I went into the bedroom and looked at what she had found on a shelf.
“Oh, yeah. That. I won it in a drawing several years ago,” I said.
“I didn’t know you ever had anything like this,” she replied.
“I’ve had it for twelve years.”
(When I say something like that, it usually has the effect of ending a conversation, because I’m notorious for being able to tell someone the exact date they told me my earrings didn’t match my shirt, or something else equally insignificant.)
The television was a very small, portable, black-and-white battery (or adapter) operated gadget with one antenna and–but wait, there’s more–a radio receiver. I won it in a door prize drawing at a required, mandatory staff meeting at work and immediately made the joke that I’d use it the next time we had a tornado. Everyone laughed, because in Arkansas, that possibility is always just around the corner. The “big switch” to all-digital programming was still a few years away, so it was still operational.
“Have you ever used it?”
“Yeah, during the ice storm.

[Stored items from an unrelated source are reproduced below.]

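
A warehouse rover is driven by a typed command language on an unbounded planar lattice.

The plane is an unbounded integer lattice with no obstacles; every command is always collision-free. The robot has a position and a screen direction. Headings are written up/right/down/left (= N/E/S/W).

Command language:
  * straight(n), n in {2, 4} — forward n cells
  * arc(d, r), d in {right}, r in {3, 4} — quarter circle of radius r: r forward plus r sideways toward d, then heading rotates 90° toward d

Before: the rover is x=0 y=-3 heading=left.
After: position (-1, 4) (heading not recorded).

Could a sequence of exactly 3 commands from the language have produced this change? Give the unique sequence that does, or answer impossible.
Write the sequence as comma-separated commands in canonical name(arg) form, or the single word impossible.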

Nothing else was working.”
See, based on past experiences, a tornado or a severe thunderstorm was the event most likely to knock out power in my little corner of the world. However, in 2009, just a few short months before all-digital programming would take over the airwaves, Arkansas was hit with a massive ice storm that knocked out power for weeks in some locations. I was lucky that mine came back on within twelve hours, but my new flat screen television didn’t have the capability to pick up a television signal over the air.
That was when I remembered the little portable television. I pulled it out of the closet, plugged it in, and became one of the few viewers of local television during the first week of the storm’s aftermath.
Nowadays, it’s a relic. I could use the radio if I wanted, but the television is useless unless I decide to buy a digital converter (I think), which isn’t exactly worth the trouble.
I guess I could just carry it around and pretend like it’s 1989 or something. Since we all carried portable televisions around like boom boxes back then…umm…yeah.